Retour sur l’une des plus importantes figures de la lutte pour les droits des Afro-américains.

Né à Atlanta (Géorgie) en 1929, Martin Luther King est un pasteur afro-américain, militant sans violence pour le mouvement des droits civiques aux Etats-Unis des Noirs américains, œuvrant pour la paix et contre la pauvreté.

Il est le fils d’un pasteur baptiste et sa mère est organiste dans une église, il grandit donc dans la religion. La Géorgie est un état ségrégationniste à l’époque, il subit donc de plein fouet la discrimination, sa première « expérience » étant à 6 ans, quand il dût arrêter de jouer avec d’autres enfants blancs.

Il fait ses études au Morehouse College, université réservée aux garçons noirs et obtient sa Licence en Arts, avant d’obtenir une licence en théologie à Chester. Il poursuivre l’étude de la théologie jusqu’à obtenir son doctorat, à l’Université de Boston en 1955. Il est également particulièrement influencé par les œuvres de Karl Marx et Gandhi, qui formeront son socialisme et son engagement pour la lutte non-violente.

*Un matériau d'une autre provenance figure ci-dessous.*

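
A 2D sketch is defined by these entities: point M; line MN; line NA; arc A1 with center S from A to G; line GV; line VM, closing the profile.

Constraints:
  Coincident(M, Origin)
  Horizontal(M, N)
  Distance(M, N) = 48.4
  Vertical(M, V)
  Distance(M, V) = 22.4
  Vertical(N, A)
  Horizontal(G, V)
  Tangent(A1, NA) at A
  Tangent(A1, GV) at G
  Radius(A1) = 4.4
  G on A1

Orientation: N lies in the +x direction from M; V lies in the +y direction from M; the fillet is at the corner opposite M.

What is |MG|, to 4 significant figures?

49.37

The virtual corner opposite M is at (48.40, 22.40). Since A1 is tangent to NA there, SA ⟂ NA and A1 meets GV tangentially, so SG is at right angles to GV, with radius 4.4, so the center S sits 4.4 in from both sides at S = (44.00, 18.00). That places the tangent points at A = (48.40, 18.00) on NA and G = (44.00, 22.40) on GV. Then |MG| = |G − M| = 49.37.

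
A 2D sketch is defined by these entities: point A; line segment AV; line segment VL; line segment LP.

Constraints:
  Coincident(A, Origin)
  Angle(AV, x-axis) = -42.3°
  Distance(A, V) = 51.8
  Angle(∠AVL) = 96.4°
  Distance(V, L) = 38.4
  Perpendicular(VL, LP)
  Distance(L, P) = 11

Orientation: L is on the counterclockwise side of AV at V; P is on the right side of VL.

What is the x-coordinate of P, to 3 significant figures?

74.4

A is at the origin; AV runs at -42.3° with length 51.8, so V = 51.8·(cos -42.3°, sin -42.3°) = (38.3, -34.9). ∠AVL = 96.4°, so VL runs at -42.3° + (180° − 96.4°) = 41.3° from the x-axis; with |VL| = 38.4, L = V + 38.4·(cos 41.3°, sin 41.3°) = (67.2, -9.52). VL is perpendicular to LP; with |LP| = 11.0 on the right of VL, P = L + 11.0·(0.660, -0.751) = (74.4, -17.8). So P.x = 74.4.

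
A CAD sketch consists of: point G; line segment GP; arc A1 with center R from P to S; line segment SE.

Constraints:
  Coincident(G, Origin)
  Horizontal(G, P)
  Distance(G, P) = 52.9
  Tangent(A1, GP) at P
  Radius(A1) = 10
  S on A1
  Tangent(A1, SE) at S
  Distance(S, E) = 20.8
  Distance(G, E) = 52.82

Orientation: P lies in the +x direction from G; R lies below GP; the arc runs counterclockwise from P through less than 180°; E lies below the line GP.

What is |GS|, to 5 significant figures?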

Il arrive à Montgomery (Alabama) en 1954, dans une situation de violence généralisée contre les noirs. Après l’arrestation de Rosa Parks pour avoir refusé de laisser sa place à un blanc dans le bus, il organise le boycott des bus de Montgomery. Il est soutenu par la communauté afro-américaine qui organise des covoiturages pour aller travailler, ou marche, parfois jusqu’à 30km. Durant le boycott, Martin Luther King sera arrêté, agressé et sa maison brûlée lors d’une attaque à la bombe incendiaire, mais le pasteur et sa communauté ne recule pas, et le 21 décembre 1956, la Cour Suprême déclare illégale la ségrégation dans les bus, restaurants, écoles et lieux publics.

Un an plus tard il créé la Southern Christian Leadership Confence (Conférence des dirigeants Chrétiens du Sud) dont il devient président. Il le restera jusqu’à sa mort.
Via l’Eglise, le SCLC organise des protestations pacifiques pour faire progresser les droits civiques des noirs américains.

En 1958 il expose son point de vue sur la ségrégation raciale, sur l’inégalité et la haine que cela engendre dans le livre « la marche vers la liberté ». Multipliant les marches non-violentes, réclamant le droit de vote des Afro-américains, la déségrégation ou le droit du travail, il utilise les médias pour montrer la vie des Noirs vivant dans le Sud et gagne la sympathie de l’opinion publique, faisant du mouvement des droits civiques le sujet le plus important aux Etats Unis dans les années 60.